Thursday, January 25, 2024

Accepting injury. Sticking to the plan.

It's important I log mental paradigm shifts. I've written about doing what you can in the midst of injury multiple times. What I have not talked about is becoming numb to setbacks.

The gift of injury

Last week my knees were feeling great for the first time in a long time. I decided to take a light sandbag (50lbs) and take it for a walk. By that evening both of my knees were on fire. It didn't hurt necessarily, but everything was screaming DONT DO THAT STUPID. I lay in bed with my wife and vocalized my frustration. Phrases like 'I didn't deserve this' and 'I set myself back weeks' poured out of my brain. As always she was empathetic to my frustration. We passed out and that was that.

Days later, my knees still feel like shit. I've done nothing physically with my lower body other than go on long walks. I'm objectively in worse shape than when I first complained a week ago, but my mental state is MILES ahead. 
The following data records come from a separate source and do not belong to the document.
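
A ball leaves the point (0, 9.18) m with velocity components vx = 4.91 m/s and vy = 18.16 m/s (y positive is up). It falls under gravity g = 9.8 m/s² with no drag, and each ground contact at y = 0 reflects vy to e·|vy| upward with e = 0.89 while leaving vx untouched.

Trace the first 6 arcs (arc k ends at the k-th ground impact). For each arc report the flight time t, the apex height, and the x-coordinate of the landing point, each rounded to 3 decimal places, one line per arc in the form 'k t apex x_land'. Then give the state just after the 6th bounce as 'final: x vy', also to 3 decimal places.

1 4.157 26.006 20.410
2 4.101 20.599 40.544
3 3.650 16.317 58.464
4 3.248 12.924 74.412
5 2.891 10.237 88.607
6 2.573 8.109 101.239
final: 101.239 11.220

Arc 1: start y=9.180, vy=18.160 → t=4.157, apex=26.006, x_land=20.410, impact vy=-22.577
  bounce: vy ← 0.89·22.577 = 20.093
Arc 2: start y=0.000, vy=20.093 → t=4.101, apex=20.599, x_land=40.544, impact vy=-20.093
  bounce: vy ← 0.89·20.093 = 17.883
Arc 3: start y=0.000, vy=17.883 → t=3.650, apex=16.317, x_land=58.464, impact vy=-17.883
  bounce: vy ← 0.89·17.883 = 15.916
Arc 4: start y=0.000, vy=15.916 → t=3.248, apex=12.924, x_land=74.412, impact vy=-15.916
  bounce: vy ← 0.89·15.916 = 14.165
Arc 5: start y=0.000, vy=14.165 → t=2.891, apex=10.237, x_land=88.607, impact vy=-14.165
  bounce: vy ← 0.89·14.165 = 12.607
Arc 6: start y=0.000, vy=12.607 → t=2.573, apex=8.109, x_land=101.239, impact vy=-12.607
  bounce: vy ← 0.89·12.607 = 11.220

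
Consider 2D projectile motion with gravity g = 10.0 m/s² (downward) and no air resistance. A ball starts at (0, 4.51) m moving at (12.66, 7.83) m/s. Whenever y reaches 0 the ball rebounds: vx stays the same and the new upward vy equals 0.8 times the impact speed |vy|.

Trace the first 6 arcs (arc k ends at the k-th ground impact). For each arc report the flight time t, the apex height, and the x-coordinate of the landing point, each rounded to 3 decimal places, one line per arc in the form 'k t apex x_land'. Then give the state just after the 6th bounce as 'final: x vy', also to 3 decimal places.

Arc 1: start y=4.510, vy=7.830 → t=2.014, apex=7.575, x_land=25.496, impact vy=-12.309
  bounce: vy ← 0.8·12.309 = 9.847
Arc 2: start y=0.000, vy=9.847 → t=1.969, apex=4.848, x_land=50.429, impact vy=-9.847
  bounce: vy ← 0.8·9.847 = 7.878
Arc 3: start y=0.000, vy=7.878 → t=1.576, apex=3.103, x_land=70.375, impact vy=-7.878
  bounce: vy ← 0.8·7.878 = 6.302
Arc 4: start y=0.000, vy=6.302 → t=1.260, apex=1.986, x_land=86.332, impact vy=-6.302
  bounce: vy ← 0.8·6.302 = 5.042
Arc 5: start y=0.000, vy=5.042 → t=1.008, apex=1.271, x_land=99.098, impact vy=-5.042
  bounce: vy ← 0.8·5.042 = 4.033
Arc 6: start y=0.000, vy=4.033 → t=0.807, apex=0.813, x_land=109.310, impact vy=-4.033
  bounce: vy ← 0.8·4.033 = 3.227

1 2.014 7.575 25.496
2 1.969 4.848 50.429
3 1.576 3.103 70.375
4 1.260 1.986 86.332
5 1.008 1.271 99.098
6 0.807 0.813 109.310
final: 109.310 3.227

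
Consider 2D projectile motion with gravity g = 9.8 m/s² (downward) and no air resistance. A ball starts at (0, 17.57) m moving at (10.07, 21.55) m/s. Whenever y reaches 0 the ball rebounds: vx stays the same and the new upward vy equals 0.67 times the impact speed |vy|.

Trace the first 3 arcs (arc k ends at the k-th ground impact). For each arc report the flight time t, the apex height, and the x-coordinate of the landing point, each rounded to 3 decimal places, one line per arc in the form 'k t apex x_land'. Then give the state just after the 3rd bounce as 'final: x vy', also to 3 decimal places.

1 5.101 41.264 51.366
2 3.889 18.523 90.524
3 2.605 8.315 116.760
final: 116.760 8.553

Arc 1: start y=17.570, vy=21.550 → t=5.101, apex=41.264, x_land=51.366, impact vy=-28.439
  bounce: vy ← 0.67·28.439 = 19.054
Arc 2: start y=0.000, vy=19.054 → t=3.889, apex=18.523, x_land=90.524, impact vy=-19.054
  bounce: vy ← 0.67·19.054 = 12.766
Arc 3: start y=0.000, vy=12.766 → t=2.605, apex=8.315, x_land=116.760, impact vy=-12.766
  bounce: vy ← 0.67·12.766 = 8.553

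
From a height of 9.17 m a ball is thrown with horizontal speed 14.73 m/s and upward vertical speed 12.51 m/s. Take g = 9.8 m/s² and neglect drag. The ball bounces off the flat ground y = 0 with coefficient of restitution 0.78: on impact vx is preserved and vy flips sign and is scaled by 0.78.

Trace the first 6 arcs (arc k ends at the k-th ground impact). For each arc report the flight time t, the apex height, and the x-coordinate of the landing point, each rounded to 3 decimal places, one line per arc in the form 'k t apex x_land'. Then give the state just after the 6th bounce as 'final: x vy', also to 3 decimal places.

Arc 1: start y=9.170, vy=12.510 → t=3.148, apex=17.155, x_land=46.364, impact vy=-18.337
  bounce: vy ← 0.78·18.337 = 14.303
Arc 2: start y=0.000, vy=14.303 → t=2.919, apex=10.437, x_land=89.360, impact vy=-14.303
  bounce: vy ← 0.78·14.303 = 11.156
Arc 3: start y=0.000, vy=11.156 → t=2.277, apex=6.350, x_land=122.896, impact vy=-11.156
  bounce: vy ← 0.78·11.156 = 8.702
Arc 4: start y=0.000, vy=8.702 → t=1.776, apex=3.863, x_land=149.054, impact vy=-8.702
  bounce: vy ← 0.78·8.702 = 6.787
Arc 5: start y=0.000, vy=6.787 → t=1.385, apex=2.350, x_land=169.458, impact vy=-6.787
  bounce: vy ← 0.78·6.787 = 5.294
Arc 6: start y=0.000, vy=5.294 → t=1.080, apex=1.430, x_land=185.373, impact vy=-5.294
  bounce: vy ← 0.78·5.294 = 4.129

1 3.148 17.155 46.364
2 2.919 10.437 89.360
3 2.277 6.350 122.896
4 1.776 3.863 149.054
5 1.385 2.350 169.458
6 1.080 1.430 185.373
final: 185.373 4.129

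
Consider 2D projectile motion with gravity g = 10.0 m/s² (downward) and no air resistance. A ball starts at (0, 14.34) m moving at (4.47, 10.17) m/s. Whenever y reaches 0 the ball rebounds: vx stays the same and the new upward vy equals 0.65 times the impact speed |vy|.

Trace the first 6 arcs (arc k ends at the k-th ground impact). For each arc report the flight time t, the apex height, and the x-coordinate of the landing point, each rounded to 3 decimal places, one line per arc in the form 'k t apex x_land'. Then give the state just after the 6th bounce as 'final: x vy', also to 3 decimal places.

Arc 1: start y=14.340, vy=10.170 → t=2.992, apex=19.511, x_land=13.376, impact vy=-19.754
  bounce: vy ← 0.65·19.754 = 12.840
Arc 2: start y=0.000, vy=12.840 → t=2.568, apex=8.244, x_land=24.855, impact vy=-12.840
  bounce: vy ← 0.65·12.840 = 8.346
Arc 3: start y=0.000, vy=8.346 → t=1.669, apex=3.483, x_land=32.317, impact vy=-8.346
  bounce: vy ← 0.65·8.346 = 5.425
Arc 4: start y=0.000, vy=5.425 → t=1.085, apex=1.472, x_land=37.167, impact vy=-5.425
  bounce: vy ← 0.65·5.425 = 3.526
Arc 5: start y=0.000, vy=3.526 → t=0.705, apex=0.622, x_land=40.319, impact vy=-3.526
  bounce: vy ← 0.65·3.526 = 2.292
Arc 6: start y=0.000, vy=2.292 → t=0.458, apex=0.263, x_land=42.368, impact vy=-2.292
  bounce: vy ← 0.65·2.292 = 1.490

1 2.992 19.511 13.376
2 2.568 8.244 24.855
3 1.669 3.483 32.317
4 1.085 1.472 37.167
5 0.705 0.622 40.319
6 0.458 0.263 42.368
final: 42.368 1.490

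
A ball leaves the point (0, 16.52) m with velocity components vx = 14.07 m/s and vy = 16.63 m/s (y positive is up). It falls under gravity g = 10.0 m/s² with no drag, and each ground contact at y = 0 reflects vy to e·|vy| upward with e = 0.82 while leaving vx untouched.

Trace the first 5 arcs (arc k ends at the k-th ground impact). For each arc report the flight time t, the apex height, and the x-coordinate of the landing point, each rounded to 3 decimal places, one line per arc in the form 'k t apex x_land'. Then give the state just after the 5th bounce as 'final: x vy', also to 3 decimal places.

Arc 1: start y=16.520, vy=16.630 → t=4.127, apex=30.348, x_land=58.062, impact vy=-24.636
  bounce: vy ← 0.82·24.636 = 20.202
Arc 2: start y=0.000, vy=20.202 → t=4.040, apex=20.406, x_land=114.910, impact vy=-20.202
  bounce: vy ← 0.82·20.202 = 16.566
Arc 3: start y=0.000, vy=16.566 → t=3.313, apex=13.721, x_land=161.526, impact vy=-16.566
  bounce: vy ← 0.82·16.566 = 13.584
Arc 4: start y=0.000, vy=13.584 → t=2.717, apex=9.226, x_land=199.750, impact vy=-13.584
  bounce: vy ← 0.82·13.584 = 11.139
Arc 5: start y=0.000, vy=11.139 → t=2.228, apex=6.204, x_land=231.095, impact vy=-11.139
  bounce: vy ← 0.82·11.139 = 9.134

1 4.127 30.348 58.062
2 4.040 20.406 114.910
3 3.313 13.721 161.526
4 2.717 9.226 199.750
5 2.228 6.204 231.095
final: 231.095 9.134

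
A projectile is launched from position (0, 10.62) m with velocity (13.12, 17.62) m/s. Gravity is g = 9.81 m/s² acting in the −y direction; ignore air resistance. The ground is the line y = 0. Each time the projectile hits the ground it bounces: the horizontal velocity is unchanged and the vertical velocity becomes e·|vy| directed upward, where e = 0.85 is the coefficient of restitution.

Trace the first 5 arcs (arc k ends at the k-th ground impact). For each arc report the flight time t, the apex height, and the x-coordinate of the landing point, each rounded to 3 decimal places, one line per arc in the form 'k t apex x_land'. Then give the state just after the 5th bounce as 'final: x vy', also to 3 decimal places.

Arc 1: start y=10.620, vy=17.620 → t=4.118, apex=26.444, x_land=54.028, impact vy=-22.778
  bounce: vy ← 0.85·22.778 = 19.361
Arc 2: start y=0.000, vy=19.361 → t=3.947, apex=19.106, x_land=105.816, impact vy=-19.361
  bounce: vy ← 0.85·19.361 = 16.457
Arc 3: start y=0.000, vy=16.457 → t=3.355, apex=13.804, x_land=149.836, impact vy=-16.457
  bounce: vy ← 0.85·16.457 = 13.988
Arc 4: start y=0.000, vy=13.988 → t=2.852, apex=9.973, x_land=187.252, impact vy=-13.988
  bounce: vy ← 0.85·13.988 = 11.890
Arc 5: start y=0.000, vy=11.890 → t=2.424, apex=7.206, x_land=219.056, impact vy=-11.890
  bounce: vy ← 0.85·11.890 = 10.107

1 4.118 26.444 54.028
2 3.947 19.106 105.816
3 3.355 13.804 149.836
4 2.852 9.973 187.252
5 2.424 7.206 219.056
final: 219.056 10.107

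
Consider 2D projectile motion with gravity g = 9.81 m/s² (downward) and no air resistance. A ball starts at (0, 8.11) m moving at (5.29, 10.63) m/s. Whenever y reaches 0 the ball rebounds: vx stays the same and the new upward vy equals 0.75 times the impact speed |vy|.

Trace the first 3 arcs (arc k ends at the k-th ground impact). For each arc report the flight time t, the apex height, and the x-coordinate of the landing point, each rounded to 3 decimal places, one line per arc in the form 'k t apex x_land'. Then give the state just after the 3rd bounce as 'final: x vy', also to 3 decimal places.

1 2.765 13.869 14.628
2 2.522 7.801 27.971
3 1.892 4.388 37.978
final: 37.978 6.959

Arc 1: start y=8.110, vy=10.630 → t=2.765, apex=13.869, x_land=14.628, impact vy=-16.496
  bounce: vy ← 0.75·16.496 = 12.372
Arc 2: start y=0.000, vy=12.372 → t=2.522, apex=7.801, x_land=27.971, impact vy=-12.372
  bounce: vy ← 0.75·12.372 = 9.279
Arc 3: start y=0.000, vy=9.279 → t=1.892, apex=4.388, x_land=37.978, impact vy=-9.279
  bounce: vy ← 0.75·9.279 = 6.959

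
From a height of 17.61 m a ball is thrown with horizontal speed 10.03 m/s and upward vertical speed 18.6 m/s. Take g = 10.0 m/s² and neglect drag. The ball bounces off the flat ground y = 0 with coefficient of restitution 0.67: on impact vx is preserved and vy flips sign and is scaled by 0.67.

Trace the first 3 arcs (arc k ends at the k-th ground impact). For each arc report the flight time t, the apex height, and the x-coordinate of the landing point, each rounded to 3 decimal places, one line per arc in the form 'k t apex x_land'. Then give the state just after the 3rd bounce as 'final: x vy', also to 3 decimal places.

1 4.502 34.908 45.158
2 3.541 15.670 80.670
3 2.372 7.034 104.464
final: 104.464 7.947

Arc 1: start y=17.610, vy=18.600 → t=4.502, apex=34.908, x_land=45.158, impact vy=-26.423
  bounce: vy ← 0.67·26.423 = 17.703
Arc 2: start y=0.000, vy=17.703 → t=3.541, apex=15.670, x_land=80.670, impact vy=-17.703
  bounce: vy ← 0.67·17.703 = 11.861
Arc 3: start y=0.000, vy=11.861 → t=2.372, apex=7.034, x_land=104.464, impact vy=-11.861
  bounce: vy ← 0.67·11.861 = 7.947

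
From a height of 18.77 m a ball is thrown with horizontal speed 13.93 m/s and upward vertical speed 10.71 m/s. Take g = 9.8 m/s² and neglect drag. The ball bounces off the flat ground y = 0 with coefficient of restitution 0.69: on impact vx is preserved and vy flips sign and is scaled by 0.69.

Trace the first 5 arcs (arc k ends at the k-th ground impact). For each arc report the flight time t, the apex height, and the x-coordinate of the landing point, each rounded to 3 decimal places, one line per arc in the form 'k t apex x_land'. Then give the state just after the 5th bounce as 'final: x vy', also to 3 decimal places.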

This is the gift I received from a set-back:

  • Realizing I'd been shirking the mobility courses I purchased. My body will not heal unless I give it a reason to heal.
  • Remembering my catastrophic neck injury in 2021. What used to be the inability to feel or pull with my left arm is now barely a numb buzz. Through persistence and strength training, I will recover.
  • Refocus my goal on brutalizing my upper body. There is a mountain of progress I can make that is unrelated to my knees.